Students included graduate student Kathryn Mersmann, and undergraduate students Marlee Ellison, Madelyne Maag, Colin O’Brien and Elise Schmelzer. Along with their classes, the student winners also work for the School’s professional, community-based news outlets: KOMU-TV, KBIA-FM and the Columbia Missourian. The students blogged and tweeted about conference sessions they covered.
Also awarded fellowships were assistant professor Sara Hiles, digital director, Vox Magazine; associate professor Katherine Reed, an editor with the Missourian; Bram Sable-Smith, lead reporter, Health and Wealth Desk, KBIA-Columbia; Rebecca Smith, health reporter/producer, KBIA-Columbia, and Kristofor Husted, reporter, Harvest Public Media/KBIA.
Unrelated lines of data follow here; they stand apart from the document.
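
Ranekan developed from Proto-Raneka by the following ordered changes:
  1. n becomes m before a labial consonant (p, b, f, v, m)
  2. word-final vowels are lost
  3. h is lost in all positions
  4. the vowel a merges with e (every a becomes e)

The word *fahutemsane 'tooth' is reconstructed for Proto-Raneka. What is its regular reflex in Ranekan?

feutemsen

Ranekan: *fahutemsane > fahutemsan > fautemsan > feutemsen  (by apocope, h-loss, vowel merger)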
Conducting the conference was Associate Professor Len Bruzzese, who serves as executive director of AHCJ. Jacqui Banaszynski, Knight Chair in Editing, was one of the conference speakers.
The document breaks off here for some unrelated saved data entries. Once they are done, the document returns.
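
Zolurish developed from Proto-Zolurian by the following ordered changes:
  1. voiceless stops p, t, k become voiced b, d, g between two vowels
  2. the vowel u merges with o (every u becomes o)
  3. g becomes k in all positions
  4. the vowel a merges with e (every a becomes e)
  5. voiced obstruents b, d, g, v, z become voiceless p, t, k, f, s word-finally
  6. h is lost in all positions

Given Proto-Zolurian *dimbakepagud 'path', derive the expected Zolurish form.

Zolurish: *dimbakepagud
  dimbakepagud → dimbagebagud   [intervocalic voicing]
  dimbagebagud → dimbagebagod   [vowel merger]
  dimbagebagod → dimbakebakod   [unconditioned shift]
  dimbakebakod → dimbekebekod   [vowel merger]
  dimbekebekod → dimbekebekot   [final devoicing]
  dimbekebekot (rule 6 does not apply)
  giving Zolurish dimbekebekot.

dimbekebekot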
“Interest in health, science and public policy continues to grow at the Missouri School of Journalism,” Bruzzese said. “AHCJ is happy to assist these students in furthering their passion and in networking with top journalism and health professionals.”
Len Bruzzese, center, and AHCJ board president Karl Stark, left, meet with U.S. Surgeon General Vivek Murthy before Murthy addresses the entire conference.
Along with Pulitzer Prize-winning journalists, the students heard from the U.S. surgeon general, the undersecretary of health at Veterans Affairs, health commissioners from several major cities, medical researchers and even NFL football players discussing concussions.
Headquartered at the Missouri School of Journalism, AHCJ is a nonprofit professional organization dedicated to advancing public understanding of health care issues through improved health reporting. This year marks the 11th anniversary on campus for the association and its supporting Center for Excellence in Health Care Journalism. Since AHCJ moved its operations to the Missouri campus from the University of Minnesota in 2005, the organization’s membership has doubled to about 1,500 journalists across the United States and in 20 other countries.
The fellowships were awarded through two different programs administered by AHCJ. One is supported by the Missouri Foundation for Health and is aimed at Missouri-based reporters. The other is supported by the Leona M. and Harry B. Helmsley Charitable Trust and is aimed at college journalism students and instructors. Twelve universities are represented in the academic fellowships this year.